Primordial black holes: constraints, potential evidence and prospects
Bernard Carr, Antonio J. Iovino, Gabriele Perna, Ville Vaskonen, Hardi Veermäe
TL;DR
Primordial black holes (PBHs) are explored as dark matter candidates, GW sources, and SMBH progenitors, with emphasis on how extended mass functions and formation mechanisms shape their observational signatures. The paper develops a comprehensive framework linking PBH formation to mass functions, evaporation history, and multi-messenger constraints from evaporation, lensing, dynamics, accretion, and gravitational waves, including scalar-induced GWs and PBH-binary mergers. It highlights potential evidence hints across several channels and projects the near-future reach of LVK, PTAs, LISA, ET, AEDGE, and X-ray missions to probe asteroid- to solar-mass PBHs, as well as the viability of extended mass-function constraints. Publicly available digitized constraint tables for extended mass functions are provided, enabling precise evaluation of PBH scenarios against current data.

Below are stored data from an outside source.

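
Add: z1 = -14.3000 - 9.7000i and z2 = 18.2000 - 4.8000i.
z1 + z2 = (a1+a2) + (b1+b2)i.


Real: -14.3 + 18.2 = 3.9
Imag: -9.7 - 4.8 = -14.5

3.9000 - 14.5000i


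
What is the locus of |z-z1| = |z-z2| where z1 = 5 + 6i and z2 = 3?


Equal distances means the locus is the perpendicular bisector of z1 and z2.
Midpoint = ((5+3)/2, (6+0)/2) = (4.0000, 3.0000)

Perpendicular bisector through (4.0000, 3.0000)


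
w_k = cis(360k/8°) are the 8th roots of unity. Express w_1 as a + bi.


Angle = 360*1/8 = 45°
a = cos(45°) = 0.7071
b = sin(45°) = 0.7071

0.7071 + 0.7071i


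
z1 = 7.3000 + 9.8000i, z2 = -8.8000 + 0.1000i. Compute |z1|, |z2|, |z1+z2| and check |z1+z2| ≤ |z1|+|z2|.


|z1| = sqrt(7.3^2 + 9.8^2) = sqrt(149.33) = 12.2201
|z2| = sqrt((-8.8)^2 + 0.1^2) = sqrt(77.45) = 8.8006
z1+z2 = -1.5000 + 9.9000i
|z1+z2| = sqrt(100.26) = 10.0130
|z1|+|z2| = 12.2201 + 8.8006 = 21.0207

|z1+z2| = 10.0130 ≤ |z1|+|z2| = 21.0207 (verified)


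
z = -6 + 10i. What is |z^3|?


|z| = sqrt(36+100) = sqrt(136) = 11.6619
|z^3| = |z|^3 = (sqrt(136))^3 = 136*sqrt(136)

|z^3| = 136*sqrt(136) ≈ 1586.0189


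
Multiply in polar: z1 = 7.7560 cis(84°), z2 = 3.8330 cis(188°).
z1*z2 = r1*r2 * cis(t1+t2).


r = 7.7560 * 3.8330 = 29.7287
theta = 84° + 188° = 272° = 272° (mod 360)

29.7287 cis(272°)


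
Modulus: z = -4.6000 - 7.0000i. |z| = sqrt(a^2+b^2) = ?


|z| = sqrt((-4.6)^2 + (-7)^2) = sqrt(21.16 + 49) = sqrt(70.16) = 8.3762

|z| = 8.3762


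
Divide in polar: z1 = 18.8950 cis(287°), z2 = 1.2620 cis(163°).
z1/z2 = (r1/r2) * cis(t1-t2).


r = 18.8950 / 1.2620 = 14.9723
theta = 287° - 163° = 124° = 124° (mod 360)

14.9723 cis(124°)


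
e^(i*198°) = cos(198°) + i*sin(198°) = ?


cos(198°) = -0.9511
sin(198°) = -0.3090

e^(i*198°) = -0.9511 - 0.3090i


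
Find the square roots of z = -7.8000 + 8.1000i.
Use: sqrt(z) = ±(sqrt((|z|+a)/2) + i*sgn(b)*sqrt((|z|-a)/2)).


|z| = sqrt(60.84+65.61) = 11.2450
sqrt((|z|+a)/2) = sqrt((11.2450+(-7.8))/2) = sqrt(1.7225) = 1.3124
sqrt((|z|-a)/2) = sqrt((11.2450-(-7.8))/2) = sqrt(9.5225) = 3.0859

±(1.3124 + 3.0859i) i.e. 1.3124 + 3.0859i and -1.3124 - 3.0859i


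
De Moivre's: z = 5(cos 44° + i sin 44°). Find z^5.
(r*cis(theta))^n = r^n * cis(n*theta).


r^5 = 5^5 = 3125
n*theta = 5*44° = 220° = 220° (mod 360)
a = 3125*cos(220°) = -2393.8889
b = 3125*sin(220°) = -2008.7113

3125 cis(220°) = -2393.8889 - 2008.7113i


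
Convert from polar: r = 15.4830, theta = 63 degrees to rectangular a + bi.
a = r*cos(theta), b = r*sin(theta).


a = 15.4830*cos(63°) = 15.4830*0.45399 = 7.0291
b = 15.4830*sin(63°) = 15.4830*0.89101 = 13.7955

7.0291 + 13.7955i


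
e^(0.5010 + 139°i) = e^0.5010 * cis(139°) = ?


e^0.5010 = 1.65037
cos(139°) = -0.75471
sin(139°) = 0.65606
Real = 1.65037*(-0.75471) = -1.2456
Imag = 1.65037*0.65606 = 1.0827

-1.2456 + 1.0827i


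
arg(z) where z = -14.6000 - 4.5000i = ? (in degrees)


Re = -14.6, Im = -4.5
arg = atan2(-4.5, -14.6) = -162.8697 degrees

arg(z) = -162.8697 degrees


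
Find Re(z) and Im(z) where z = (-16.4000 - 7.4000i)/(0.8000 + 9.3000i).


Multiply by conjugate: (-16.4000 - 7.4000i)(0.8000 - 9.3000i) / (0.8^2 + 9.3^2)
Numerator real = -16.4*0.8 - (7.4)*9.3 = -81.94
Numerator imag = -7.4*0.8 - (-16.4)*9.3 = 146.6
Denominator = 87.13
Re(z) = -81.94/87.13 = -0.9404
Im(z) = 146.6/87.13 = 1.6825

Re(z) = -0.9404, Im(z) = 1.6825


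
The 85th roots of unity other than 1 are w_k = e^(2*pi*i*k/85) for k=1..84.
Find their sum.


With w = e^(2*pi*i/85), all 85 of the 85th roots of unity w^0 = 1, w, ..., w^(84) sum to 0: 1 + w + ... + w^(84) = (1 - w^85)/(1 - w) = 0 since w^85 = 1, w ≠ 1.
Removing the root 1: w + w^2 + ... + w^(84) = 0 - 1 = -1

Sum = -1


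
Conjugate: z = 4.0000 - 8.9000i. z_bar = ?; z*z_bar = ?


z_bar = 4.0000 + 8.9000i
z*z_bar = 4^2 + (-8.9)^2 = 16 + 79.21 = 95.21

z_bar = 4.0000 + 8.9000i, z*z_bar = 95.21


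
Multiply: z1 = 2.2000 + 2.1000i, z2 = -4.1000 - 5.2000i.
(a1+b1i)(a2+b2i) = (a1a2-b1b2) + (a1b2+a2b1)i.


Real = 2.2*(-4.1) - 2.1*(-5.2) = -9.02 - (-10.92) = 1.9
Imag = 2.2*(-5.2) - (4.1)*2.1 = -11.44 - (8.61) = -20.05

1.9000 - 20.0500i


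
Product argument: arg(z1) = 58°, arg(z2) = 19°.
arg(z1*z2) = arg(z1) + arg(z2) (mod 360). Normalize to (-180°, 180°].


arg(z1*z2) = 58° + 19° = 77°
Normalized to (-180°, 180°]: 77°

77°


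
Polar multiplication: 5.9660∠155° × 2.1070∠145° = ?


r = 5.9660 * 2.1070 = 12.5704
theta = 155° + 145° = 300° = 300° (mod 360)

12.5704 cis(300°)


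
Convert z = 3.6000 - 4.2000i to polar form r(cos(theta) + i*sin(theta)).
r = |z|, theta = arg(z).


r = sqrt(12.96+17.64) = sqrt(30.6) = 5.5317
theta = atan2(-4.2, 3.6) = -49.3987 degrees

r = 5.5317, theta = -49.3987 degrees


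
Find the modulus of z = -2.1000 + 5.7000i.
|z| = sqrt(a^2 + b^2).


|z| = sqrt((-2.1)^2 + 5.7^2) = sqrt(4.41 + 32.49) = sqrt(36.9) = 6.0745

|z| = 6.0745


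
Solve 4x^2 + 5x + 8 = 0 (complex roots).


disc = 5^2 - 4*4*8 = 25 - 128 = -103
sqrt(|disc|) = sqrt(103) = 10.1489
Real part = -5/(2*4) = -0.6250
Imag part = 10.1489/(2*4) = 1.2686

-0.6250 ± 1.2686i


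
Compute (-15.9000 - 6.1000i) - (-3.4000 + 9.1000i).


Real: -15.9 + 3.4 = -12.5
Imag: -6.1 - 9.1 = -15.2

-12.5000 - 15.2000i


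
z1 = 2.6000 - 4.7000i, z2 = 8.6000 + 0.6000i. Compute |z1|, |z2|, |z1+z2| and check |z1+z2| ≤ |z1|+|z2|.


|z1| = sqrt(2.6^2 + (-4.7)^2) = sqrt(28.85) = 5.3712
|z2| = sqrt(8.6^2 + 0.6^2) = sqrt(74.32) = 8.6209
z1+z2 = 11.2000 - 4.1000i
|z1+z2| = sqrt(142.25) = 11.9269
|z1|+|z2| = 5.3712 + 8.6209 = 13.9921

|z1+z2| = 11.9269 ≤ |z1|+|z2| = 13.9921 (verified)


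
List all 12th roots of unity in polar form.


The 12th roots of unity are cis(360k/12°) for k=0..11
Angle step = 360/12 = 30°
Primitive root: cis(30°)
Primitive root = 0.8660 + 0.5000i

12 roots at angles: 0°, 30°, 60°, 90°, 120°, 150°, 180°, 210°, 240°, 270°, 300°, 330°


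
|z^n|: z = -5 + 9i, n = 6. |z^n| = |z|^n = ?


|z| = sqrt(25+81) = sqrt(106) = 10.2956
|z^6| = |z|^6 = (sqrt(106))^6 = 106^3 = 1191016

|z^6| = 1191016


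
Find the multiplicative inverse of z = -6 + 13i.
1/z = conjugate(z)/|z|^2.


|z|^2 = 36+169 = 205
1/z = (-6 - 13i)/205

1/z = -0.0293 - 0.0634i


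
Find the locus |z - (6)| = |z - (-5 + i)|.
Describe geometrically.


Equal distances means the locus is the perpendicular bisector of z1 and z2.
Midpoint = ((6+(-5))/2, (0+1)/2) = (0.5000, 0.5000)

Perpendicular bisector through (0.5000, 0.5000)


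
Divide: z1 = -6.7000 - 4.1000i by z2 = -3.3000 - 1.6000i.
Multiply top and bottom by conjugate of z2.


Conjugate of z2 = -3.3000 + 1.6000i
Numerator: (-6.7000 - 4.1000i)(-3.3000 + 1.6000i) = 28.6700 + 2.8100i
Denominator: (-3.3)^2 + (-1.6)^2 = 13.45
Result = (28.6700 + 2.8100i)/13.45

2.1316 + 0.2089i


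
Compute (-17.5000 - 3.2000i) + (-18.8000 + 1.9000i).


Real: -17.5 - 18.8 = -36.3
Imag: -3.2 + 1.9 = -1.3

-36.3000 - 1.3000i


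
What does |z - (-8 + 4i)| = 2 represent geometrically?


|z - z0| = r is a circle with center z0 and radius r.
Center = (-8, 4), radius = 2

Circle with center (-8, 4) and radius 2


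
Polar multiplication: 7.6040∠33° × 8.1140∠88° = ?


r = 7.6040 * 8.1140 = 61.6989
theta = 33° + 88° = 121° = 121° (mod 360)

61.6989 cis(121°)


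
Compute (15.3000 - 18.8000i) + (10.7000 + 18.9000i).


Real: 15.3 + 10.7 = 26
Imag: -18.8 + 18.9 = 0.1

26.0000 + 0.1000i


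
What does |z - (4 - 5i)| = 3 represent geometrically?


|z - z0| = r is a circle with center z0 and radius r.
Center = (4, -5), radius = 3

Circle with center (4, -5) and radius 3


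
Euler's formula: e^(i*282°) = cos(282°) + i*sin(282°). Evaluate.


cos(282°) = 0.2079
sin(282°) = -0.9781

e^(i*282°) = 0.2079 - 0.9781i


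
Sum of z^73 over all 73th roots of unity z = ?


The roots are w_k = w^k with w = e^(2*pi*i/73), and (w^k)^73 = (w^73)^k.
So S = 1 + u + u^2 + ... + u^(72) with u = w^73.
73 = 1*73 + 0, so 73 is a multiple of 73 and u = (w^73)^1 = 1.
Every one of the 73 terms equals 1: S = 73

S = 73


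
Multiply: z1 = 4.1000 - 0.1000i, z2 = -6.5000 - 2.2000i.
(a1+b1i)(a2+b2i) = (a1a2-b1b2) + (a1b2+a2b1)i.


Real = 4.1*(-6.5) - (-0.1)*(-2.2) = -26.65 - 0.22 = -26.87
Imag = 4.1*(-2.2) - (6.5)*(-0.1) = -9.02 + 0.65 = -8.37

-26.8700 - 8.3700i


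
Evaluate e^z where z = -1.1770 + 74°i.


e^-1.1770 = 0.3082
cos(74°) = 0.27564
sin(74°) = 0.9613
Real = 0.3082*0.27564 = 0.0850
Imag = 0.3082*0.9613 = 0.2963

0.0850 + 0.2963i


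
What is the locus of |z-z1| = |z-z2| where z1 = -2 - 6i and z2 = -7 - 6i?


Equal distances means the locus is the perpendicular bisector of z1 and z2.
Midpoint = ((-2+(-7))/2, (-6+(-6))/2) = (-4.5000, -6.0000)

Perpendicular bisector through (-4.5000, -6.0000)


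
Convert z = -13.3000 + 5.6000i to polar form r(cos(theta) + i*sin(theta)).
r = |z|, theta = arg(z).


r = sqrt(176.89+31.36) = sqrt(208.25) = 14.4309
theta = atan2(5.6, -13.3) = 157.1663 degrees

r = 14.4309, theta = 157.1663 degrees


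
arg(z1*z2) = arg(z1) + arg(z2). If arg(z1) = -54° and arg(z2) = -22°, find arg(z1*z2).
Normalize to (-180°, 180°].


arg(z1*z2) = -54° - 22° = -76°
Normalized to (-180°, 180°]: -76°

-76°


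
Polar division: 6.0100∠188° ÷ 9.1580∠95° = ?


r = 6.0100 / 9.1580 = 0.6563
theta = 188° - 95° = 93° = 93° (mod 360)

0.6563 cis(93°)


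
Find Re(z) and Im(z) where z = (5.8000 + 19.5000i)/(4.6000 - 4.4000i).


Multiply by conjugate: (5.8000 + 19.5000i)(4.6000 + 4.4000i) / (4.6^2 + (-4.4)^2)
Numerator real = 5.8*4.6 + 19.5*(-4.4) = -59.12
Numerator imag = 19.5*4.6 - 5.8*(-4.4) = 115.22
Denominator = 40.52
Re(z) = -59.12/40.52 = -1.4590
Im(z) = 115.22/40.52 = 2.8435

Re(z) = -1.4590, Im(z) = 2.8435


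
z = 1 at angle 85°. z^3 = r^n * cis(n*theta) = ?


r^3 = 1^3 = 1
n*theta = 3*85° = 255° = 255° (mod 360)
a = 1*cos(255°) = -0.2588
b = 1*sin(255°) = -0.9659

1 cis(255°) = -0.2588 - 0.9659i


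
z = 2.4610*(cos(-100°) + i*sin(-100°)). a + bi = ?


a = 2.4610*cos(-100°) = 2.4610*(-0.173648) = -0.4273
b = 2.4610*sin(-100°) = 2.4610*(-0.9848) = -2.4236

-0.4273 - 2.4236i


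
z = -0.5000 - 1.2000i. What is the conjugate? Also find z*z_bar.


z_bar = -0.5000 + 1.2000i
z*z_bar = (-0.5)^2 + (-1.2)^2 = 0.25 + 1.44 = 1.69

z_bar = -0.5000 + 1.2000i, z*z_bar = 1.69


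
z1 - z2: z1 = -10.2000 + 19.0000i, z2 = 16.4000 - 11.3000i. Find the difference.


Real: -10.2 - 16.4 = -26.6
Imag: 19 + 11.3 = 30.3

-26.6000 + 30.3000i


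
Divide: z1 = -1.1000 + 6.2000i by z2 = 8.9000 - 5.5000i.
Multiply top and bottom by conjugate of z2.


Conjugate of z2 = 8.9000 + 5.5000i
Numerator: (-1.1000 + 6.2000i)(8.9000 + 5.5000i) = -43.8900 + 49.1300i
Denominator: 8.9^2 + (-5.5)^2 = 109.46
Result = (-43.8900 + 49.1300i)/109.46

-0.4010 + 0.4488i


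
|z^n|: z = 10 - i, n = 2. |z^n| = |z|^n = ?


|z| = sqrt(100+1) = sqrt(101) = 10.0499
|z^2| = |z|^2 = (sqrt(101))^2 = 101

|z^2| = 101


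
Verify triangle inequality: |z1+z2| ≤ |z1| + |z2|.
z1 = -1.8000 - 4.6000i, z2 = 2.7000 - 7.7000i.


|z1| = sqrt((-1.8)^2 + (-4.6)^2) = sqrt(24.4) = 4.9396
|z2| = sqrt(2.7^2 + (-7.7)^2) = sqrt(66.58) = 8.1597
z1+z2 = 0.9000 - 12.3000i
|z1+z2| = sqrt(152.1) = 12.3329
|z1|+|z2| = 4.9396 + 8.1597 = 13.0993

|z1+z2| = 12.3329 ≤ |z1|+|z2| = 13.0993 (verified)


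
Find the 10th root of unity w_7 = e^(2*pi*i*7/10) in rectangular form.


Angle = 360*7/10 = 252°
a = cos(252°) = -0.3090
b = sin(252°) = -0.9511

-0.3090 - 0.9511i


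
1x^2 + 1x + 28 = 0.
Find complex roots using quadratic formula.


disc = 1^2 - 4*1*28 = 1 - 112 = -111
sqrt(|disc|) = sqrt(111) = 10.5357
Real part = -1/(2*1) = -0.5000
Imag part = 10.5357/(2*1) = 5.2678

-0.5000 ± 5.2678i


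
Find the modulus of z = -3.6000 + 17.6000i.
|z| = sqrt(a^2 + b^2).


|z| = sqrt((-3.6)^2 + 17.6^2) = sqrt(12.96 + 309.76) = sqrt(322.72) = 17.9644

|z| = 17.9644


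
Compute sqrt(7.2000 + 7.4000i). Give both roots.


|z| = sqrt(51.84+54.76) = 10.3247
sqrt((|z|+a)/2) = sqrt((10.3247+7.2)/2) = sqrt(8.7624) = 2.9601
sqrt((|z|-a)/2) = sqrt((10.3247-7.2)/2) = sqrt(1.5624) = 1.2499

±(2.9601 + 1.2499i) i.e. 2.9601 + 1.2499i and -2.9601 - 1.2499i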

The work underscores that PBHs remain testable across a broad mass range, with gravitational-wave observations and SIGWs offering particularly promising avenues for discovery or exclusion in the coming decade.
Abstract
Primordial black holes (PBHs) may have formed in the early Universe and may account for all or part of the dark matter. In this review, we summarize the current observational constraints on PBHs across the full mass range, highlight potential evidence for their existence, and outline the prospects for future searches, particularly with gravitational-wave observatories. We also discuss different PBH formation scenarios, identify the corresponding mass functions, and present the observational constraints in each case.